Previously, it was anticipated that roughly 10,000 workers would be impacted by Amazon’s employment cuts, which started last year.
Amazon is firing more than 18,000 workers, which is a much higher amount than originally anticipated, in the latest indication of a worsening technological slump. In a memo to employees on Wednesday, Chief Executive Officer Andy Jassy made the announcement and said that it was in line with the company’s yearly planning procedure. Previously, it was anticipated that the layoffs, which started last year, would affect around 10,000 individuals. The company’s corporate ranks, primarily Amazon’s retail segment and human resources duties like recruiting, are where the reduction is centred.
He declared, “Amazon has survived unstable and challenging economies in the past, and we will continue to do so. “With a stronger cost structure, these improvements will enable us to pursue our long-term opportunities.”
Although Amazon has known that it employed too many workers during the pandemic, the possibility of layoffs has been looming over the firm for months, and the rising number shows that things are becoming worse for the company. It makes significant savings alongside other tech behemoths. Early on Wednesday, Salesforce Inc. disclosed plans to downsize its real estate holdings and lay off around 10% of its workers.
Investors in Amazon responded favourably to the latest cost-cutting measures, anticipating a boost to profits at the online retailer. After the Wall Street Journal broke the news of the plan, the shares increased by over 2 percent in late trade.

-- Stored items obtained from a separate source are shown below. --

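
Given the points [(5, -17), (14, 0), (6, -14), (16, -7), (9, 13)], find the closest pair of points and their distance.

Computing all pairwise distances among 5 points:

d((5, -17), (14, 0)) = 19.2354
d((5, -17), (6, -14)) = 3.1623 <-- minimum
d((5, -17), (16, -7)) = 14.8661
d((5, -17), (9, 13)) = 30.2655
d((14, 0), (6, -14)) = 16.1245
d((14, 0), (16, -7)) = 7.2801
d((14, 0), (9, 13)) = 13.9284
d((6, -14), (16, -7)) = 12.2066
d((6, -14), (9, 13)) = 27.1662
d((16, -7), (9, 13)) = 21.1896

Closest pair: (5, -17) and (6, -14) with distance 3.1623

The closest pair is (5, -17) and (6, -14) with Euclidean distance 3.1623. For 5 points, brute-force pairwise comparison is shown above. For large n, the divide-and-conquer algorithm (sort by x, recurse on halves, check the dividing strip) achieves O(n log n).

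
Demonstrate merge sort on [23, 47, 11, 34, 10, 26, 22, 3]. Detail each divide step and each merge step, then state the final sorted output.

Merge sort trace:

Split: [23, 47, 11, 34, 10, 26, 22, 3] -> [23, 47, 11, 34] and [10, 26, 22, 3]
  Split: [23, 47, 11, 34] -> [23, 47] and [11, 34]
    Split: [23, 47] -> [23] and [47]
    Merge: [23] + [47] -> [23, 47]
    Split: [11, 34] -> [11] and [34]
    Merge: [11] + [34] -> [11, 34]
  Merge: [23, 47] + [11, 34] -> [11, 23, 34, 47]
  Split: [10, 26, 22, 3] -> [10, 26] and [22, 3]
    Split: [10, 26] -> [10] and [26]
    Merge: [10] + [26] -> [10, 26]
    Split: [22, 3] -> [22] and [3]
    Merge: [22] + [3] -> [3, 22]
  Merge: [10, 26] + [3, 22] -> [3, 10, 22, 26]
Merge: [11, 23, 34, 47] + [3, 10, 22, 26] -> [3, 10, 11, 22, 23, 26, 34, 47]

Final sorted array: [3, 10, 11, 22, 23, 26, 34, 47]

The merge sort proceeds by recursively splitting the array and merging sorted halves.
After all merges, the sorted array is [3, 10, 11, 22, 23, 26, 34, 47].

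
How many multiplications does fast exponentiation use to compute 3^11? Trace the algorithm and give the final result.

Computing 3^11 by squaring (build up from 3^1; each line after the first costs one multiplication):

3^1 = 3
3^2 = (3^1)^2 = 3^2 = 9
3^4 = (3^2)^2 = 9^2 = 81
3^5 = 3 * 3^4 = 3 * 81 = 243
3^10 = (3^5)^2 = 243^2 = 59049
3^11 = 3 * 3^10 = 3 * 59049 = 177147

Result: 177147
Multiplications needed: 5 (5 lines after 3^1)

3^11 = 177147. Using exponentiation by squaring, this requires 5 multiplications. The key idea: if the exponent is even, square the half-power; if odd, multiply by the base once.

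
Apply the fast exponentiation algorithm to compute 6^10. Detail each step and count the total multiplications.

Computing 6^10 by squaring (build up from 6^1; each line after the first costs one multiplication):

6^1 = 6
6^2 = (6^1)^2 = 6^2 = 36
6^4 = (6^2)^2 = 36^2 = 1296
6^5 = 6 * 6^4 = 6 * 1296 = 7776
6^10 = (6^5)^2 = 7776^2 = 60466176

Result: 60466176
Multiplications needed: 4 (4 lines after 6^1)

6^10 = 60466176. Using exponentiation by squaring, this requires 4 multiplications. The key idea: if the exponent is even, square the half-power; if odd, multiply by the base once.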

The biggest layoff for tech businesses during the present slowdown would be 18,000 employees, but Amazon also has a much larger workforce than its Silicon Valley competitors. At the end of September, it employed more than 1.5 million people, so the most recent layoffs would account for around 1% of the total.
A representative for the business estimated that Amazon employed about 350,000 corporate workers worldwide at the time the company was contemplating its layoffs in November.

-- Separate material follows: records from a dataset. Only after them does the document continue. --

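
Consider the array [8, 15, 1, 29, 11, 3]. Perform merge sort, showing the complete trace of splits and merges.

Merge sort trace:

Split: [8, 15, 1, 29, 11, 3] -> [8, 15, 1] and [29, 11, 3]
  Split: [8, 15, 1] -> [8] and [15, 1]
    Split: [15, 1] -> [15] and [1]
    Merge: [15] + [1] -> [1, 15]
  Merge: [8] + [1, 15] -> [1, 8, 15]
  Split: [29, 11, 3] -> [29] and [11, 3]
    Split: [11, 3] -> [11] and [3]
    Merge: [11] + [3] -> [3, 11]
  Merge: [29] + [3, 11] -> [3, 11, 29]
Merge: [1, 8, 15] + [3, 11, 29] -> [1, 3, 8, 11, 15, 29]

Final sorted array: [1, 3, 8, 11, 15, 29]

The merge sort proceeds by recursively splitting the array and merging sorted halves.
After all merges, the sorted array is [1, 3, 8, 11, 15, 29].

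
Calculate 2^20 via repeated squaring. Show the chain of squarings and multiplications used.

Computing 2^20 by squaring (build up from 2^1; each line after the first costs one multiplication):

2^1 = 2
2^2 = (2^1)^2 = 2^2 = 4
2^4 = (2^2)^2 = 4^2 = 16
2^5 = 2 * 2^4 = 2 * 16 = 32
2^10 = (2^5)^2 = 32^2 = 1024
2^20 = (2^10)^2 = 1024^2 = 1048576

Result: 1048576
Multiplications needed: 5 (5 lines after 2^1)

2^20 = 1048576. Using exponentiation by squaring, this requires 5 multiplications. The key idea: if the exponent is even, square the half-power; if odd, multiply by the base once.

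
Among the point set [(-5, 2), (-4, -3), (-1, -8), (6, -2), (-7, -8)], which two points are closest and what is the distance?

Computing all pairwise distances among 5 points:

d((-5, 2), (-4, -3)) = 5.099 <-- minimum
d((-5, 2), (-1, -8)) = 10.7703
d((-5, 2), (6, -2)) = 11.7047
d((-5, 2), (-7, -8)) = 10.198
d((-4, -3), (-1, -8)) = 5.831
d((-4, -3), (6, -2)) = 10.0499
d((-4, -3), (-7, -8)) = 5.831
d((-1, -8), (6, -2)) = 9.2195
d((-1, -8), (-7, -8)) = 6.0
d((6, -2), (-7, -8)) = 14.3178

Closest pair: (-5, 2) and (-4, -3) with distance 5.099

The closest pair is (-5, 2) and (-4, -3) with Euclidean distance 5.099. For 5 points, brute-force pairwise comparison is shown above. For large n, the divide-and-conquer algorithm (sort by x, recurse on halves, check the dividing strip) achieves O(n log n).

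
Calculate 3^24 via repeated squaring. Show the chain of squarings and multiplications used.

Computing 3^24 by squaring (build up from 3^1; each line after the first costs one multiplication):

3^1 = 3
3^2 = (3^1)^2 = 3^2 = 9
3^3 = 3 * 3^2 = 3 * 9 = 27
3^6 = (3^3)^2 = 27^2 = 729
3^12 = (3^6)^2 = 729^2 = 531441
3^24 = (3^12)^2 = 531441^2 = 282429536481

Result: 282429536481
Multiplications needed: 5 (5 lines after 3^1)

3^24 = 282429536481. Using exponentiation by squaring, this requires 5 multiplications. The key idea: if the exponent is even, square the half-power; if odd, multiply by the base once.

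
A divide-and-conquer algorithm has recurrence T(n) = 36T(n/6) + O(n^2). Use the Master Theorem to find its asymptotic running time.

Master Theorem for T(n) = 36T(n/6) + O(n^2):

a = 36, b = 6, c = 2
log_b(a) = log_6(36) = 2.0000

Case 2: c = 2 = log_6(36) = 2.0000
T(n) = O(n^2 log n) = O(n^2 log n)

For T(n) = 36T(n/6) + O(n^2): log_6(36) = 2.0000. This is Case 2 of the Master Theorem (c = log_b(a), equal work at all levels), giving O(n^2 log n).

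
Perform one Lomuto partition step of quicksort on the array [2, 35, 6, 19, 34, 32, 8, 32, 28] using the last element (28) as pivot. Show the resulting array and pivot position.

Lomuto partition with pivot = 28:

Initial array: [2, 35, 6, 19, 34, 32, 8, 32, 28]

arr[0]=2 <= 28: swap with position 0, array becomes [2, 35, 6, 19, 34, 32, 8, 32, 28]
arr[1]=35 > 28: no swap
arr[2]=6 <= 28: swap with position 1, array becomes [2, 6, 35, 19, 34, 32, 8, 32, 28]
arr[3]=19 <= 28: swap with position 2, array becomes [2, 6, 19, 35, 34, 32, 8, 32, 28]
arr[4]=34 > 28: no swap
arr[5]=32 > 28: no swap
arr[6]=8 <= 28: swap with position 3, array becomes [2, 6, 19, 8, 34, 32, 35, 32, 28]
arr[7]=32 > 28: no swap

Place pivot at position 4: [2, 6, 19, 8, 28, 32, 35, 32, 34]
Pivot position: 4

After partitioning with pivot 28, the array becomes [2, 6, 19, 8, 28, 32, 35, 32, 34]. The pivot is placed at index 4. All elements to the left of the pivot are <= 28, and all elements to the right are > 28.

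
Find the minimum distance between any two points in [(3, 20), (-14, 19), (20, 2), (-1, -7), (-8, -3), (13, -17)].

Computing all pairwise distances among 6 points:

d((3, 20), (-14, 19)) = 17.0294
d((3, 20), (20, 2)) = 24.7588
d((3, 20), (-1, -7)) = 27.2947
d((3, 20), (-8, -3)) = 25.4951
d((3, 20), (13, -17)) = 38.3275
d((-14, 19), (20, 2)) = 38.0132
d((-14, 19), (-1, -7)) = 29.0689
d((-14, 19), (-8, -3)) = 22.8035
d((-14, 19), (13, -17)) = 45.0
d((20, 2), (-1, -7)) = 22.8473
d((20, 2), (-8, -3)) = 28.4429
d((20, 2), (13, -17)) = 20.2485
d((-1, -7), (-8, -3)) = 8.0623 <-- minimum
d((-1, -7), (13, -17)) = 17.2047
d((-8, -3), (13, -17)) = 25.2389

Closest pair: (-1, -7) and (-8, -3) with distance 8.0623

The closest pair is (-1, -7) and (-8, -3) with Euclidean distance 8.0623. For 6 points, brute-force pairwise comparison is shown above. For large n, the divide-and-conquer algorithm (sort by x, recurse on halves, check the dividing strip) achieves O(n log n).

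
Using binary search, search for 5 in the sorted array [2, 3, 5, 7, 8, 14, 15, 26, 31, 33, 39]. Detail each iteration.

Binary search for 5 in [2, 3, 5, 7, 8, 14, 15, 26, 31, 33, 39]:

lo=0, hi=10, mid=5, arr[mid]=14 -> 14 > 5, search left half
lo=0, hi=4, mid=2, arr[mid]=5 -> Found target at index 2!

Binary search finds 5 at index 2 after 2 comparisons. The search repeatedly halves the search space by comparing with the middle element.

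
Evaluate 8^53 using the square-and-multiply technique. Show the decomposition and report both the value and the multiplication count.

Computing 8^53 by squaring (build up from 8^1; each line after the first costs one multiplication):

8^1 = 8
8^2 = (8^1)^2 = 8^2 = 64
8^3 = 8 * 8^2 = 8 * 64 = 512
8^6 = (8^3)^2 = 512^2 = 262144
8^12 = (8^6)^2 = 262144^2 = 68719476736
8^13 = 8 * 8^12 = 8 * 68719476736 = 549755813888
8^26 = (8^13)^2 = 549755813888^2 = 302231454903657293676544
8^52 = (8^26)^2 = 302231454903657293676544^2 = 91343852333181432387730302044767688728495783936
8^53 = 8 * 8^52 = 8 * 91343852333181432387730302044767688728495783936 = 730750818665451459101842416358141509827966271488

Result: 730750818665451459101842416358141509827966271488
Multiplications needed: 8 (8 lines after 8^1)

8^53 = 730750818665451459101842416358141509827966271488. Using exponentiation by squaring, this requires 8 multiplications. The key idea: if the exponent is even, square the half-power; if odd, multiply by the base once.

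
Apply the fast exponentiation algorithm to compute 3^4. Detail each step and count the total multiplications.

Computing 3^4 by squaring (build up from 3^1; each line after the first costs one multiplication):

3^1 = 3
3^2 = (3^1)^2 = 3^2 = 9
3^4 = (3^2)^2 = 9^2 = 81

Result: 81
Multiplications needed: 2 (2 lines after 3^1)

3^4 = 81. Using exponentiation by squaring, this requires 2 multiplications. The key idea: if the exponent is even, square the half-power; if odd, multiply by the base once.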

The biggest online retailer in the world had to spend the final quarter of 2017 adjusting to a dramatic slowdown in e-commerce growth as consumers resumed their pre-pandemic behaviours. Amazon paused hiring for its retail division and postponed warehouse openings. After extending the freeze to the corporate personnel of the business, it started making cuts.
Jassy has shut down or scaled up unprofitable, experimental ventures like those developing heath services, delivery robots, and kids’ video calling equipment.
Additionally, the Seattle-based business aims to match cooling demand with available capacity. According to those with knowledge of the situation, one strategy entails attempting to sell extra capacity on its cargo flights.
Parts of Amazon’s business, which started as an online bookstore, are levelling off. However, it keeps making investments in its video streaming, advertising, and cloud computing businesses.
The initial round of layoffs hit Amazon’s Devices and Services division hardest, which among other things creates the Echo smart speaker and Alexa personal assistant. The unit’s chief said to Bloomberg last month that less than 2,000 people had been laid off and that Amazon was still dedicated to the voice assistant.
The human resources department of the business offered buyouts to a few recruiters and staff members. Jassy informed staff members in November that the HR and retail teams might experience additional layoffs in 2023.
In the memo sent out on Wednesday, Jassy stated that the company would offer affected employees severance pay, temporary health coverage, and job placement. He also reprimanded a worker for sharing the information, maybe alluding to the Wall Street Journal article. On January 18, he said, the business plans to start talking about the changes with affected personnel.
Companies that endure for a long time go through many phases, according to Jassy. “They’re not constantly expanding their population heavily.”